Though I was totally tired, sleep evaded me. Reception was just a rehearsal, wedding was the D-Day and it was our wedding the next day. I was tempted to SMS Vijay and talk to him just the way I always do when I was feeling different. Of all the days, it was then that I wanted to hear his voice and feel the support in it. But know what? They say, bride and groom conversing before the wedding was bad omen and it wasn’t the omen but that belief that made me feel bad. We both were in adjacent rooms, not seeing or talking or sharing our feelings, turning and trying to sleep fruitlessly.
Feb 2nd, 2009 dawned early and thankfully my restlessness had gone to sleep when I woke up. Fresh oil bath and the scent of morning flowers lifted my spirits that I smiled without forced effort. I was again dressed and made to adorn traditional attire and I didn’t crib about it this time. Daylight and a proper breakfast indeed had magic-ked my mood from mourn to merriment. Vijay and I didn’t have to stand or pose as much as we had to the day before for the priest kept us engaged. The analytical me mocked at me myself for doing and chanting things that I never understood but the coyness of a bride (believe me, I did feel a little shy and coy) made me succumb.
Neither Vijay nor I realized it was time when the priest gave his ‘Getti Meylam’ signal. With all the pee pee pee dum dum dum, Vijay tied the nuptial knot around my neck making me his life partner. I felt a lovely feel within, a feel that Vijay and I have been bonded forever, to belong to each other fully and rightfully with no inhibitions or reservations. No more ‘just friends’, no more ‘boyfriend-girlfriend’, no more fiancé, we were now proudly husband and wife. Thanks to the marriage registrar who had come to the wedding hall and had us sign our marriage agreement that we officially became Mr. & Mrs. Vijay.

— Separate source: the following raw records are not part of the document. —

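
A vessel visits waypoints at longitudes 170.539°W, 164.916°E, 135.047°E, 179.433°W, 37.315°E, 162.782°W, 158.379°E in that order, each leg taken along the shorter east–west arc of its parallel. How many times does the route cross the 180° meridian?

Leg 1: -170.539° → +164.916°, shortest Δλ = -24.545° (west) — crosses 180°.
Leg 2: +164.916° → +135.047°, shortest Δλ = -29.869° (west) — does not cross 180°.
Leg 3: +135.047° → -179.433°, shortest Δλ = 45.52° (east) — crosses 180°.
Leg 4: -179.433° → +37.315°, shortest Δλ = -143.252° (west) — crosses 180°.
Leg 5: +37.315° → -162.782°, shortest Δλ = 159.903° (east) — crosses 180°.
Leg 6: -162.782° → +158.379°, shortest Δλ = -38.839° (west) — crosses 180°.
Total crossings: 5.

5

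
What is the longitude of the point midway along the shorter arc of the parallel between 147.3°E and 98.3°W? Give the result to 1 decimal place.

155.5°W

Signed shortest Δλ from +147.3° to -98.3° is +114.4°.
Midpoint longitude = +147.3° + (+114.4°)/2 = +147.3° + 57.2° = +204.5°.
Normalise into (−180°, 180°]: -155.5°.
(The naïve average (+147.3 + -98.3)/2 = 24.5° is on the wrong side of the globe.)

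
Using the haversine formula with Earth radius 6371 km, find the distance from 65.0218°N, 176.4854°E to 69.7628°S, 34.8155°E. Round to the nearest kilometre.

18327 km

Δλ = 34.8155 − 176.4854 = -141.6699°.
Δφ = -69.7628 − 65.0218 = -134.7846°.
a = sin²(Δφ/2) + cos φ₁ · cos φ₂ · sin²(Δλ/2) = 0.982547.
c = 2·atan2(√a, √(1−a)) = 2.87660 rad → d = 6371·c ≈ 18326.80 km.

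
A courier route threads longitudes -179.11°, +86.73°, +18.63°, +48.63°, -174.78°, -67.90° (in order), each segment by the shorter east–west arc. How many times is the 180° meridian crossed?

2

Leg 1: -179.11° → +86.73°, shortest Δλ = -94.16° (west) — crosses 180°.
Leg 2: +86.73° → +18.63°, shortest Δλ = -68.1° (west) — does not cross 180°.
Leg 3: +18.63° → +48.63°, shortest Δλ = 30.0° (east) — does not cross 180°.
Leg 4: +48.63° → -174.78°, shortest Δλ = 136.59° (east) — crosses 180°.
Leg 5: -174.78° → -67.90°, shortest Δλ = 106.88° (east) — does not cross 180°.
Total crossings: 2.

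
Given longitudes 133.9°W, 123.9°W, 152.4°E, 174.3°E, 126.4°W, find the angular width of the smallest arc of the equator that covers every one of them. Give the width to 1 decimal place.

83.7°

Sort the longitudes: -133.9°, -126.4°, -123.9°, +152.4°, +174.3°.
Eastward gaps between consecutive values (wrapping around): 7.5°, 2.5°, 276.3°, 21.9°, 51.8°.
Largest gap = 276.3° ⇒ minimal covering band is its complement: 360° − 276.3° = 83.7°.
Band runs from +152.4° eastward to -123.9°, crossing the antimeridian.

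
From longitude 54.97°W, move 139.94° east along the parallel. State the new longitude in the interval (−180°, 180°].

84.97°E

Start at -54.97°; shift +139.94° → +84.97°.
+84.97° already lies in (−180°, 180°].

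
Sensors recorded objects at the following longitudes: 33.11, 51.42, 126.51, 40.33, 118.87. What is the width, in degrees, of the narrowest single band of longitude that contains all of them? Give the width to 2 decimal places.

Sort the longitudes: +33.11°, +40.33°, +51.42°, +118.87°, +126.51°.
Eastward gaps between consecutive values (wrapping around): 7.22°, 11.09°, 67.45°, 7.64°, 266.60°.
Largest gap = 266.60° ⇒ minimal covering band is its complement: 360° − 266.60° = 93.40°.
Band runs from +33.11° eastward to +126.51°.

93.40°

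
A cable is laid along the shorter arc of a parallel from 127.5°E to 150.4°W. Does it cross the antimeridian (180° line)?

Naïve |-150.4 − 127.5| = 277.9° > 180°, so the shorter arc goes the other way round — across 180°.
Signed shortest Δλ = ((-150.4 − 127.5 + 180) mod 360) − 180 = 82.1°.
Going east by 82.1° from +127.5° passes through 180° before reaching -150.4°.

Yes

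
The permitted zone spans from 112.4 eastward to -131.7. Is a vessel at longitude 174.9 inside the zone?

Yes

Band width going east from +112.4° to -131.7°: ((-131.7 − 112.4) mod 360) = 115.9°.
Offset of +174.9° east of the west edge: ((174.9 − 112.4) mod 360) = 62.5°.
62.5° ≤ 115.9° ⇒ inside.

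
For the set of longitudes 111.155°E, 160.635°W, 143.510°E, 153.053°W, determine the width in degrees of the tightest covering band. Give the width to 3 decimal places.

95.792°

Sort the longitudes: -160.635°, -153.053°, +111.155°, +143.510°.
Eastward gaps between consecutive values (wrapping around): 7.582°, 264.208°, 32.355°, 55.855°.
Largest gap = 264.208° ⇒ minimal covering band is its complement: 360° − 264.208° = 95.792°.
Band runs from +111.155° eastward to -153.053°, crossing the antimeridian.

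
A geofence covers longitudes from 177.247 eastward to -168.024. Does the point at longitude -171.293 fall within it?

Yes

Band width going east from +177.247° to -168.024°: ((-168.024 − 177.247) mod 360) = 14.729°.
Offset of -171.293° east of the west edge: ((-171.293 − 177.247) mod 360) = 11.460°.
11.460° ≤ 14.729° ⇒ inside.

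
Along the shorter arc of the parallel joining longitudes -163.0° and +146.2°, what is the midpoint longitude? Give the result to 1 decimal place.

+171.6°

Signed shortest Δλ from -163.0° to +146.2° is -50.8°.
Midpoint longitude = -163.0° + (-50.8°)/2 = -163.0° − 25.4° = -188.4°.
Normalise into (−180°, 180°]: +171.6°.
(The naïve average (-163.0 + +146.2)/2 = -8.4° is on the wrong side of the globe.)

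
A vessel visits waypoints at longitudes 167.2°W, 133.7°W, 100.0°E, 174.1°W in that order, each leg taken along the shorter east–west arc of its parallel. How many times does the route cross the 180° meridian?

Leg 1: -167.2° → -133.7°, shortest Δλ = 33.5° (east) — does not cross 180°.
Leg 2: -133.7° → +100.0°, shortest Δλ = -126.3° (west) — crosses 180°.
Leg 3: +100.0° → -174.1°, shortest Δλ = 85.9° (east) — crosses 180°.
Total crossings: 2.

2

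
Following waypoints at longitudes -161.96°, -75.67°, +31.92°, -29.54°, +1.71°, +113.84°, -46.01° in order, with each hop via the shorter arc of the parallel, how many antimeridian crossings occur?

0

Leg 1: -161.96° → -75.67°, shortest Δλ = 86.29° (east) — does not cross 180°.
Leg 2: -75.67° → +31.92°, shortest Δλ = 107.59° (east) — does not cross 180°.
Leg 3: +31.92° → -29.54°, shortest Δλ = -61.46° (west) — does not cross 180°.
Leg 4: -29.54° → +1.71°, shortest Δλ = 31.25° (east) — does not cross 180°.
Leg 5: +1.71° → +113.84°, shortest Δλ = 112.13° (east) — does not cross 180°.
Leg 6: +113.84° → -46.01°, shortest Δλ = -159.85° (west) — does not cross 180°.
Total crossings: 0.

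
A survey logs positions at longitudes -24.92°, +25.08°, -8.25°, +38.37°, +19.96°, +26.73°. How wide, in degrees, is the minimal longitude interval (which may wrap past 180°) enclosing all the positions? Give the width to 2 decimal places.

63.29°

Sort the longitudes: -24.92°, -8.25°, +19.96°, +25.08°, +26.73°, +38.37°.
Eastward gaps between consecutive values (wrapping around): 16.67°, 28.21°, 5.12°, 1.65°, 11.64°, 296.71°.
Largest gap = 296.71° ⇒ minimal covering band is its complement: 360° − 296.71° = 63.29°.
Band runs from -24.92° eastward to +38.37°.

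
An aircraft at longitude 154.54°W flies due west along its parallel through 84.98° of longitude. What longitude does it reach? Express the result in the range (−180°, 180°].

120.48°E

Start at -154.54°; shift −84.98° → -239.52°.
-239.52° lies outside (−180°, 180°]; add 360° → +120.48°.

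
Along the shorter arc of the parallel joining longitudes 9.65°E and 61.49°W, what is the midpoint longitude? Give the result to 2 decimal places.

Signed shortest Δλ from +9.65° to -61.49° is -71.14°.
Midpoint longitude = +9.65° + (-71.14°)/2 = +9.65° − 35.57° = -25.92°.

25.92°W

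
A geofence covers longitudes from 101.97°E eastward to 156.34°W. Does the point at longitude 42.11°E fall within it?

No

Band width going east from +101.97° to -156.34°: ((-156.34 − 101.97) mod 360) = 101.69°.
Offset of +42.11° east of the west edge: ((42.11 − 101.97) mod 360) = 300.14°.
300.14° > 101.69° ⇒ outside.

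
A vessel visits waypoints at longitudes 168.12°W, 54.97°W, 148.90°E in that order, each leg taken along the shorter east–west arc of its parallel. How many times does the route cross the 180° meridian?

Leg 1: -168.12° → -54.97°, shortest Δλ = 113.15° (east) — does not cross 180°.
Leg 2: -54.97° → +148.90°, shortest Δλ = -156.13° (west) — crosses 180°.
Total crossings: 1.

1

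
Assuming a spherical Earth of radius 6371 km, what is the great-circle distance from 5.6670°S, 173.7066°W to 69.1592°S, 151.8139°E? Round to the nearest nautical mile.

Δλ = 151.8139 − -173.7066 = 325.5205°; wrapped into (−180°, 180°]: -34.4795°.
Δφ = -69.1592 − -5.6670 = -63.4922°.
a = sin²(Δφ/2) + cos φ₁ · cos φ₂ · sin²(Δλ/2) = 0.307937.
c = 2·atan2(√a, √(1−a)) = 1.17654 rad → d = 6371·c ≈ 7495.71 km ≈ 4047.36 nmi.

4047 nmi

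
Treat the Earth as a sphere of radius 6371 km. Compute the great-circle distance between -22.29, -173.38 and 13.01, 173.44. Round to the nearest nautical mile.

2257 nmi

Δλ = 173.44 − -173.38 = 346.82°; wrapped into (−180°, 180°]: -13.18°.
Δφ = 13.01 − -22.29 = 35.30°.
a = sin²(Δφ/2) + cos φ₁ · cos φ₂ · sin²(Δλ/2) = 0.103805.
c = 2·atan2(√a, √(1−a)) = 0.65608 rad → d = 6371·c ≈ 4179.88 km ≈ 2256.95 nmi.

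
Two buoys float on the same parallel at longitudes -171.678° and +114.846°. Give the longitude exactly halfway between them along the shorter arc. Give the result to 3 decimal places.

Signed shortest Δλ from -171.678° to +114.846° is -73.476°.
Midpoint longitude = -171.678° + (-73.476°)/2 = -171.678° − 36.738° = -208.416°.
Normalise into (−180°, 180°]: +151.584°.
(The naïve average (-171.678 + +114.846)/2 = -28.416° is on the wrong side of the globe.)

+151.584°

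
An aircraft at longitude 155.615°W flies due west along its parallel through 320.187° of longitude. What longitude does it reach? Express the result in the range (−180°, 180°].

115.802°W

Start at -155.615°; shift −320.187° → -475.802°.
-475.802° lies outside (−180°, 180°]; add 360° → -115.802°.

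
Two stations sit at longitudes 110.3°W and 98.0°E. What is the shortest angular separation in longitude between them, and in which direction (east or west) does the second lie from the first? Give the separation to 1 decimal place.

151.7° west

Raw difference: 98.0 − -110.3 = 208.3°.
Normalise into (−180°, 180°]: 208.3° − 360° = -151.7°.
Negative ⇒ the second point lies to the west; separation 151.7°.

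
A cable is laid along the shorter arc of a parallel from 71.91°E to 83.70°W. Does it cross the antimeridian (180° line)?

Signed shortest Δλ = ((-83.70 − 71.91 + 180) mod 360) − 180 = -155.61°.
Going west by 155.61° from +71.91° reaches -83.70° without touching 180°.

No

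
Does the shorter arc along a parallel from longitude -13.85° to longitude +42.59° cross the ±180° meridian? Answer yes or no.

Signed shortest Δλ = ((42.59 − -13.85 + 180) mod 360) − 180 = 56.44°.
Going east by 56.44° from -13.85° reaches +42.59° without touching 180°.

No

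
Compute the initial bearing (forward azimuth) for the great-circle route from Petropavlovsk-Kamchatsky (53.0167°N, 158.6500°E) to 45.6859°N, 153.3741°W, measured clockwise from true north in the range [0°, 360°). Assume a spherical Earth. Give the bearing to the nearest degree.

Δλ = -153.3741 − 158.6500 = -312.0241°; wrapped into (−180°, 180°]: 47.9759°.
θ = atan2( sin Δλ · cos φ₂ , cos φ₁ · sin φ₂ − sin φ₁ · cos φ₂ · cos Δλ )
  = atan2(0.51896, 0.05687) = 83.747° → normalised to [0°, 360°): 83.747°.

84°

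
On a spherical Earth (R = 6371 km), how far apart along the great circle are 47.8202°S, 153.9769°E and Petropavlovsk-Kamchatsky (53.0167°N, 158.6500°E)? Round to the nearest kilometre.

Δλ = 158.6500 − 153.9769 = 4.6731°.
Δφ = 53.0167 − -47.8202 = 100.8369°.
a = sin²(Δφ/2) + cos φ₁ · cos φ₂ · sin²(Δλ/2) = 0.594678.
c = 2·atan2(√a, √(1−a)) = 1.76130 rad → d = 6371·c ≈ 11221.26 km.

11221 km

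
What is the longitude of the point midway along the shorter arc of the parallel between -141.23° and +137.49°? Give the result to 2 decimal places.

+178.13°

Signed shortest Δλ from -141.23° to +137.49° is -81.28°.
Midpoint longitude = -141.23° + (-81.28°)/2 = -141.23° − 40.64° = -181.87°.
Normalise into (−180°, 180°]: +178.13°.
(The naïve average (-141.23 + +137.49)/2 = -1.87° is on the wrong side of the globe.)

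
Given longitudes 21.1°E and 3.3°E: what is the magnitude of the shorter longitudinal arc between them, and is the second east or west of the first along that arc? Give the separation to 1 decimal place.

17.8° west

Raw difference: 3.3 − 21.1 = -17.8°.
Normalise into (−180°, 180°]: -17.8° stays -17.8°.
Negative ⇒ the second point lies to the west; separation 17.8°.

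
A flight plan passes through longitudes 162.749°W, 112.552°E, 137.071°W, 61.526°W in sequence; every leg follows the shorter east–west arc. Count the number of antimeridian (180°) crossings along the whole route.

2

Leg 1: -162.749° → +112.552°, shortest Δλ = -84.699° (west) — crosses 180°.
Leg 2: +112.552° → -137.071°, shortest Δλ = 110.377° (east) — crosses 180°.
Leg 3: -137.071° → -61.526°, shortest Δλ = 75.545° (east) — does not cross 180°.
Total crossings: 2.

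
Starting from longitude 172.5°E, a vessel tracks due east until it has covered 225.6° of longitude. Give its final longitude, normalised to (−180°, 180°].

38.1°E

Start at +172.5°; shift +225.6° → +398.1°.
+398.1° lies outside (−180°, 180°]; subtract 360° → +38.1°.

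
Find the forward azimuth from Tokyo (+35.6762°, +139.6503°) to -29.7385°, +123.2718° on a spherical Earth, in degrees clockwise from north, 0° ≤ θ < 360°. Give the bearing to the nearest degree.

Δλ = 123.2718 − 139.6503 = -16.3785°.
θ = atan2( sin Δλ · cos φ₂ , cos φ₁ · sin φ₂ − sin φ₁ · cos φ₂ · cos Δλ )
  = atan2(-0.24484, -0.88879) = -164.598° → normalised to [0°, 360°): 195.402°.

195°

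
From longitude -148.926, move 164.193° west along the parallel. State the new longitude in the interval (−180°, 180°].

Start at -148.926°; shift −164.193° → -313.119°.
-313.119° lies outside (−180°, 180°]; add 360° → +46.881°.

+46.881°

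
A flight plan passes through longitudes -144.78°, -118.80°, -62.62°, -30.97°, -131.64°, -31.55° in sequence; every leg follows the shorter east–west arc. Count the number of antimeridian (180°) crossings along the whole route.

0

Leg 1: -144.78° → -118.80°, shortest Δλ = 25.98° (east) — does not cross 180°.
Leg 2: -118.80° → -62.62°, shortest Δλ = 56.18° (east) — does not cross 180°.
Leg 3: -62.62° → -30.97°, shortest Δλ = 31.65° (east) — does not cross 180°.
Leg 4: -30.97° → -131.64°, shortest Δλ = -100.67° (west) — does not cross 180°.
Leg 5: -131.64° → -31.55°, shortest Δλ = 100.09° (east) — does not cross 180°.
Total crossings: 0.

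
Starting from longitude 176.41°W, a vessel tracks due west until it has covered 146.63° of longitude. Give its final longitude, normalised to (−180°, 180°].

Start at -176.41°; shift −146.63° → -323.04°.
-323.04° lies outside (−180°, 180°]; add 360° → +36.96°.

36.96°E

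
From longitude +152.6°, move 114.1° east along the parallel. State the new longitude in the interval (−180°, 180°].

-93.3°

Start at +152.6°; shift +114.1° → +266.7°.
+266.7° lies outside (−180°, 180°]; subtract 360° → -93.3°.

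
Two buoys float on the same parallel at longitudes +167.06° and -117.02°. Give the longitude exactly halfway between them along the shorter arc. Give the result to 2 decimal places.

-154.98°

Signed shortest Δλ from +167.06° to -117.02° is +75.92°.
Midpoint longitude = +167.06° + (+75.92°)/2 = +167.06° + 37.96° = +205.02°.
Normalise into (−180°, 180°]: -154.98°.
(The naïve average (+167.06 + -117.02)/2 = 25.02° is on the wrong side of the globe.)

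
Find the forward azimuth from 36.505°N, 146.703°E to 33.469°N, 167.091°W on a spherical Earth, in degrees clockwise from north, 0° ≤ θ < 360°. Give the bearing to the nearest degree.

Δλ = -167.091 − 146.703 = -313.794°; wrapped into (−180°, 180°]: 46.206°.
θ = atan2( sin Δλ · cos φ₂ , cos φ₁ · sin φ₂ − sin φ₁ · cos φ₂ · cos Δλ )
  = atan2(0.60214, 0.09985) = 80.585° → normalised to [0°, 360°): 80.585°.

81°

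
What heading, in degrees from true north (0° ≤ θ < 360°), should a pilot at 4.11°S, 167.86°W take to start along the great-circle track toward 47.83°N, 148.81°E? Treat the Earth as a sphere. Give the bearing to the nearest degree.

Δλ = 148.81 − -167.86 = 316.67°; wrapped into (−180°, 180°]: -43.33°.
θ = atan2( sin Δλ · cos φ₂ , cos φ₁ · sin φ₂ − sin φ₁ · cos φ₂ · cos Δλ )
  = atan2(-0.46067, 0.77425) = -30.752° → normalised to [0°, 360°): 329.248°.

329°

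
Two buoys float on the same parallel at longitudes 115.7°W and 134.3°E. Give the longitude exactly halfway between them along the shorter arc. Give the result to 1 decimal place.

170.7°W

Signed shortest Δλ from -115.7° to +134.3° is -110.0°.
Midpoint longitude = -115.7° + (-110.0°)/2 = -115.7° − 55.0° = -170.7°.
(The naïve average (-115.7 + +134.3)/2 = 9.3° is on the wrong side of the globe.)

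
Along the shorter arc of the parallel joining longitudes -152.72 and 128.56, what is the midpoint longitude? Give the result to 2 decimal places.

Signed shortest Δλ from -152.72° to +128.56° is -78.72°.
Midpoint longitude = -152.72° + (-78.72°)/2 = -152.72° − 39.36° = -192.08°.
Normalise into (−180°, 180°]: +167.92°.
(The naïve average (-152.72 + +128.56)/2 = -12.08° is on the wrong side of the globe.)

+167.92°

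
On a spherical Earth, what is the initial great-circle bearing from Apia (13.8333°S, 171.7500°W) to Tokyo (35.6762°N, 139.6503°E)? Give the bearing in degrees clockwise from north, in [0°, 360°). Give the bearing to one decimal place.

318.7°

Δλ = 139.6503 − -171.7500 = 311.4003°; wrapped into (−180°, 180°]: -48.5997°.
θ = atan2( sin Δλ · cos φ₂ , cos φ₁ · sin φ₂ − sin φ₁ · cos φ₂ · cos Δλ )
  = atan2(-0.60933, 0.69473) = -41.253° → normalised to [0°, 360°): 318.747°.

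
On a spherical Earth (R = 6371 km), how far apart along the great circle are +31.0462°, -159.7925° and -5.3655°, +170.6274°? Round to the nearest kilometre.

Δλ = 170.6274 − -159.7925 = 330.4199°; wrapped into (−180°, 180°]: -29.5801°.
Δφ = -5.3655 − 31.0462 = -36.4117°.
a = sin²(Δφ/2) + cos φ₁ · cos φ₂ · sin²(Δλ/2) = 0.153201.
c = 2·atan2(√a, √(1−a)) = 0.80432 rad → d = 6371·c ≈ 5124.35 km.

5124 km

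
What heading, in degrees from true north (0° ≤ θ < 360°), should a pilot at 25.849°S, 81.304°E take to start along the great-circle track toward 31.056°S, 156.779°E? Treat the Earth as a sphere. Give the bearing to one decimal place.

114.1°

Δλ = 156.779 − 81.304 = 75.475°.
θ = atan2( sin Δλ · cos φ₂ , cos φ₁ · sin φ₂ − sin φ₁ · cos φ₂ · cos Δλ )
  = atan2(0.82928, -0.37058) = 114.079° → normalised to [0°, 360°): 114.079°.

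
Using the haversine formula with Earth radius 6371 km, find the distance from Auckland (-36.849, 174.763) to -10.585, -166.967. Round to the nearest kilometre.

3448 km

Δλ = -166.967 − 174.763 = -341.730°; wrapped into (−180°, 180°]: 18.270°.
Δφ = -10.585 − -36.849 = 26.264°.
a = sin²(Δφ/2) + cos φ₁ · cos φ₂ · sin²(Δλ/2) = 0.071444.
c = 2·atan2(√a, √(1−a)) = 0.54116 rad → d = 6371·c ≈ 3447.73 km.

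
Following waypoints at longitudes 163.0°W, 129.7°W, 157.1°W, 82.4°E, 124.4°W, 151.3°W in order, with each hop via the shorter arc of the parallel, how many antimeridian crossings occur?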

Whatever confusion I underwent over the week before the wedding seemed too insignificant then for my heart re-iterated it loud and bold “This is what you wanted Archu and that is exactly what you have”. I was genuinely happy, as happy can be. More rituals and customs followed but nothing bothered me anymore. Let the ceremonies run on for hours. Let the celebrations go on for days. Let them take all the time they need to settle down. I have a lifetime with Vijay and that is what that really matters, isn’t it?